Who Can’t Have Teeth Whitening?
- Pregnant or lactating women
- Individuals under the age of 16
- Individuals with open cavities
- Individuals who wear braces (traditional only)
- Individuals who have poor enamel or decalcification which is caused by excessive use of fluorides
- Individuals who have recently had oral surgery
- Individuals who have periodontal disease including gingivitis or gums that are in poor condition
- Individuals who have a history of allergic reactions to peroxide products
- Individuals who have decaying teeth or exposed roots
For persons 16-18yrs I require written consent from a parent/guardian, and the attendance of a parent/guardian at the appointment.
I appreciate your understanding.
Teeth Whitening Risks
Teeth whitening treatments are considered to be safe when procedures are followed as directed. However, there are certain risks associated with whitening that you should be aware of:
Sensitivity: Although rare with our gentle gel, teeth whitening can cause a temporary increase in sensitivity to temperature, pressure and touch. In extreme cases some individuals may experience spontaneous shooting pains. Individuals at greatest risk for whitening sensitivity are those with gum recession, significant cracks in their teeth or leakage resulting from faulty restorations. If this occurs discontinue immediately – And recommend you make an appointment with your dentist. Whitening sensitivity usually lasts no longer than a day or two, but in some cases may persist a little longer. We recommend toothpaste for sensitive teeth to reduce sensitivity.
Gum Irritation: You may occasionally experience some degree of gum irritation usually from applying the gel onto the gum tissue. Such irritation typically lasts form a few minutes after treatment up to several days. The use of the Vitamin-E swab is very successful in eliminating gum sensitivity.

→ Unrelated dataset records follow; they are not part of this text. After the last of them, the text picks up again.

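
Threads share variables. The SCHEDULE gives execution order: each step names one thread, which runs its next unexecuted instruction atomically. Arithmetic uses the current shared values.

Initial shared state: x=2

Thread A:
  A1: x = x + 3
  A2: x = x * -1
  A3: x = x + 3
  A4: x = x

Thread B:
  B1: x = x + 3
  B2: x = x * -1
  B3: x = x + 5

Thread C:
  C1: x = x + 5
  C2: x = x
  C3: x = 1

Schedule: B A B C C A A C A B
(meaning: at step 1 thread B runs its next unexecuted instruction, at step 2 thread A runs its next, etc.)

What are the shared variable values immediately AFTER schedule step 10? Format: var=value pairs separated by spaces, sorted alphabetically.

Step 1: thread B executes B1 (x = x + 3). Shared: x=5. PCs: A@0 B@1 C@0
Step 2: thread A executes A1 (x = x + 3). Shared: x=8. PCs: A@1 B@1 C@0
Step 3: thread B executes B2 (x = x * -1). Shared: x=-8. PCs: A@1 B@2 C@0
Step 4: thread C executes C1 (x = x + 5). Shared: x=-3. PCs: A@1 B@2 C@1
Step 5: thread C executes C2 (x = x). Shared: x=-3. PCs: A@1 B@2 C@2
Step 6: thread A executes A2 (x = x * -1). Shared: x=3. PCs: A@2 B@2 C@2
Step 7: thread A executes A3 (x = x + 3). Shared: x=6. PCs: A@3 B@2 C@2
Step 8: thread C executes C3 (x = 1). Shared: x=1. PCs: A@3 B@2 C@3
Step 9: thread A executes A4 (x = x). Shared: x=1. PCs: A@4 B@2 C@3
Step 10: thread B executes B3 (x = x + 5). Shared: x=6. PCs: A@4 B@3 C@3

Answer: x=6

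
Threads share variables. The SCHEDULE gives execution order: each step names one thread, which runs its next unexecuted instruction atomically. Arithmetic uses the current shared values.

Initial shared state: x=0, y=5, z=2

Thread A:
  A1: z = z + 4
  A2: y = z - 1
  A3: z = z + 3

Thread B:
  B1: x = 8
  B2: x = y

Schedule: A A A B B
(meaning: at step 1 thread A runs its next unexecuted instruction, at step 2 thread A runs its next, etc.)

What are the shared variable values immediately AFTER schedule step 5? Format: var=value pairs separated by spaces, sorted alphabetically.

Step 1: thread A executes A1 (z = z + 4). Shared: x=0 y=5 z=6. PCs: A@1 B@0
Step 2: thread A executes A2 (y = z - 1). Shared: x=0 y=5 z=6. PCs: A@2 B@0
Step 3: thread A executes A3 (z = z + 3). Shared: x=0 y=5 z=9. PCs: A@3 B@0
Step 4: thread B executes B1 (x = 8). Shared: x=8 y=5 z=9. PCs: A@3 B@1
Step 5: thread B executes B2 (x = y). Shared: x=5 y=5 z=9. PCs: A@3 B@2

Answer: x=5 y=5 z=9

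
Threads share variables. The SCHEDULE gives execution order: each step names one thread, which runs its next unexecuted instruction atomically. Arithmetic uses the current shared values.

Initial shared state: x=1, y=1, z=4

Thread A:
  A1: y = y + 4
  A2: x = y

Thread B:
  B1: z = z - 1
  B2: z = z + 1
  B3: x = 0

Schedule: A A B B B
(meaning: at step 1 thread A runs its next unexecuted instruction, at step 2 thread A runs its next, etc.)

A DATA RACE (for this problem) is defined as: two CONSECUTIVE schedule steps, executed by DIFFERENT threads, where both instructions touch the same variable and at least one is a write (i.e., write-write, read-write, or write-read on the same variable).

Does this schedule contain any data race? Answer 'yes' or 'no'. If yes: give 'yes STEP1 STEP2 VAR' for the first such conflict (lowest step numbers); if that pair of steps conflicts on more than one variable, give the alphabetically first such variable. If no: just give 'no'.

Steps 1,2: same thread (A). No race.
Steps 2,3: A(r=y,w=x) vs B(r=z,w=z). No conflict.
Steps 3,4: same thread (B). No race.
Steps 4,5: same thread (B). No race.

Answer: no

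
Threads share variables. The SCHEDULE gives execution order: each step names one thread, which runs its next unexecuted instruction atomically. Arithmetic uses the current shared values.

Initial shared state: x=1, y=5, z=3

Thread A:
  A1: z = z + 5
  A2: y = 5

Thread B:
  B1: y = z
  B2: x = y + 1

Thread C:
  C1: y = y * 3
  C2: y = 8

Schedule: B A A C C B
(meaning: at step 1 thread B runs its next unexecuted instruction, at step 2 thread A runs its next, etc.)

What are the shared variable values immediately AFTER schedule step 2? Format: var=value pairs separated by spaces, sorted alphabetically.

Step 1: thread B executes B1 (y = z). Shared: x=1 y=3 z=3. PCs: A@0 B@1 C@0
Step 2: thread A executes A1 (z = z + 5). Shared: x=1 y=3 z=8. PCs: A@1 B@1 C@0

Answer: x=1 y=3 z=8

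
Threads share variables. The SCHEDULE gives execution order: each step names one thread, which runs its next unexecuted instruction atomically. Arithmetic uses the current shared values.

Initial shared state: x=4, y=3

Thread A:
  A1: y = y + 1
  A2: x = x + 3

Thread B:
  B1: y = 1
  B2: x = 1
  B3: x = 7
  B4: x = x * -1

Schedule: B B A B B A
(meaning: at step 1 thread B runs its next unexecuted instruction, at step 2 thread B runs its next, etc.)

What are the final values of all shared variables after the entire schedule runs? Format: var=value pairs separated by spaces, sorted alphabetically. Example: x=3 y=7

Answer: x=-4 y=2

Derivation:
Step 1: thread B executes B1 (y = 1). Shared: x=4 y=1. PCs: A@0 B@1
Step 2: thread B executes B2 (x = 1). Shared: x=1 y=1. PCs: A@0 B@2
Step 3: thread A executes A1 (y = y + 1). Shared: x=1 y=2. PCs: A@1 B@2
Step 4: thread B executes B3 (x = 7). Shared: x=7 y=2. PCs: A@1 B@3
Step 5: thread B executes B4 (x = x * -1). Shared: x=-7 y=2. PCs: A@1 B@4
Step 6: thread A executes A2 (x = x + 3). Shared: x=-4 y=2. PCs: A@2 B@4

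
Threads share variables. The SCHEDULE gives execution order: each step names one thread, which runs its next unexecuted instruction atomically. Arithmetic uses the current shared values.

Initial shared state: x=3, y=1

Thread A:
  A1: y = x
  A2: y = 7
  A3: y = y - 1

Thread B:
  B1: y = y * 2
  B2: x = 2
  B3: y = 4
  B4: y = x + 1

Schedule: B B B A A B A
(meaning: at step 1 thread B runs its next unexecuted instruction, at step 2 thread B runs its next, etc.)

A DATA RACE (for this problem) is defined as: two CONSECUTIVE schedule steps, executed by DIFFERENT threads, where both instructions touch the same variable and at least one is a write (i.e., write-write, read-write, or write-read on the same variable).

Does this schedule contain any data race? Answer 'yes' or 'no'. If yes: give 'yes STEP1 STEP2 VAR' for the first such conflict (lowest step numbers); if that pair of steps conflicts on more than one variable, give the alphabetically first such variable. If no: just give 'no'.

Steps 1,2: same thread (B). No race.
Steps 2,3: same thread (B). No race.
Steps 3,4: B(y = 4) vs A(y = x). RACE on y (W-W).
Steps 4,5: same thread (A). No race.
Steps 5,6: A(y = 7) vs B(y = x + 1). RACE on y (W-W).
Steps 6,7: B(y = x + 1) vs A(y = y - 1). RACE on y (W-W).
First conflict at steps 3,4.

Answer: yes 3 4 y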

Technicolour Teeth: Restorations such as bonding, dental crowns or porcelain veneers are not affected by bleach and therefore maintain their default colour while the surrounding teeth are whitened. This results in what is frequently called “technicolour teeth”. If the default colour of these restorations is lighter than the natural teeth, the whitening treatment can still be used.

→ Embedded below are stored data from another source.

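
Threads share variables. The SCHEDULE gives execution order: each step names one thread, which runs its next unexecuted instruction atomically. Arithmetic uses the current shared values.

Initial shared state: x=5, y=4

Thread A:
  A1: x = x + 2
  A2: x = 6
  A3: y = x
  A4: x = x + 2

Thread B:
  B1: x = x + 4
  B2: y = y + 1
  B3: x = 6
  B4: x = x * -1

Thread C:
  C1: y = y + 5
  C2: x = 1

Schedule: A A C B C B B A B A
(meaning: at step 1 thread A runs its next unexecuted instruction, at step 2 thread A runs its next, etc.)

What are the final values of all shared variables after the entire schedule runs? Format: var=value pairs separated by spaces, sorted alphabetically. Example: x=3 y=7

Step 1: thread A executes A1 (x = x + 2). Shared: x=7 y=4. PCs: A@1 B@0 C@0
Step 2: thread A executes A2 (x = 6). Shared: x=6 y=4. PCs: A@2 B@0 C@0
Step 3: thread C executes C1 (y = y + 5). Shared: x=6 y=9. PCs: A@2 B@0 C@1
Step 4: thread B executes B1 (x = x + 4). Shared: x=10 y=9. PCs: A@2 B@1 C@1
Step 5: thread C executes C2 (x = 1). Shared: x=1 y=9. PCs: A@2 B@1 C@2
Step 6: thread B executes B2 (y = y + 1). Shared: x=1 y=10. PCs: A@2 B@2 C@2
Step 7: thread B executes B3 (x = 6). Shared: x=6 y=10. PCs: A@2 B@3 C@2
Step 8: thread A executes A3 (y = x). Shared: x=6 y=6. PCs: A@3 B@3 C@2
Step 9: thread B executes B4 (x = x * -1). Shared: x=-6 y=6. PCs: A@3 B@4 C@2
Step 10: thread A executes A4 (x = x + 2). Shared: x=-4 y=6. PCs: A@4 B@4 C@2

Answer: x=-4 y=6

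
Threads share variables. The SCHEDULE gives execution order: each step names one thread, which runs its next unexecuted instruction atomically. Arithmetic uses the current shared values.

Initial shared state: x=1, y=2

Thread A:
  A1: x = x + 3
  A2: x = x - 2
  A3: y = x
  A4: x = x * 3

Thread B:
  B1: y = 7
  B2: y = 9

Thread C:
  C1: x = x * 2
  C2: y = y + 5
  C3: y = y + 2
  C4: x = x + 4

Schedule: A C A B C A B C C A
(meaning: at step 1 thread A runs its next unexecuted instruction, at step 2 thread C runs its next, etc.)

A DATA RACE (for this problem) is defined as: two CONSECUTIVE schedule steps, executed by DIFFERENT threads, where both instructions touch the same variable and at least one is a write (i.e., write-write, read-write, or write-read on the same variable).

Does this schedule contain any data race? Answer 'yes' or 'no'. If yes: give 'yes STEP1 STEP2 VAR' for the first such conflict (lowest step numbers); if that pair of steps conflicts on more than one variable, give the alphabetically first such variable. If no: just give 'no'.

Answer: yes 1 2 x

Derivation:
Steps 1,2: A(x = x + 3) vs C(x = x * 2). RACE on x (W-W).
Steps 2,3: C(x = x * 2) vs A(x = x - 2). RACE on x (W-W).
Steps 3,4: A(r=x,w=x) vs B(r=-,w=y). No conflict.
Steps 4,5: B(y = 7) vs C(y = y + 5). RACE on y (W-W).
Steps 5,6: C(y = y + 5) vs A(y = x). RACE on y (W-W).
Steps 6,7: A(y = x) vs B(y = 9). RACE on y (W-W).
Steps 7,8: B(y = 9) vs C(y = y + 2). RACE on y (W-W).
Steps 8,9: same thread (C). No race.
Steps 9,10: C(x = x + 4) vs A(x = x * 3). RACE on x (W-W).
First conflict at steps 1,2.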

Should Teeth Whitening Be Done By A Dentist?
I completely understand that you may be concerned that your teeth whitening treatment should only be offered by a dentist. I am here to reassure you that all the polices and procedures I follow adhere to all government laws and regulations. And, all the products I use are Australian Competition and Consumer Commission (ACCC), Australian Dental Association (ADA), and U.S. Food and Drug Administration (FDA) compliant.
Also, in most dental practices Teeth Whitening is not completed by the dentist them self. The procedure is completed by a dental assistant who is trained by the vendor. I offer dentist quality teeth whitening for 1/3 of the price that a dental practice does.
As I am not a dentist I do not provide any oral health advice, diagnosis, or perform dental procedures. And, I recommend having a dental health check before having your teeth whitened.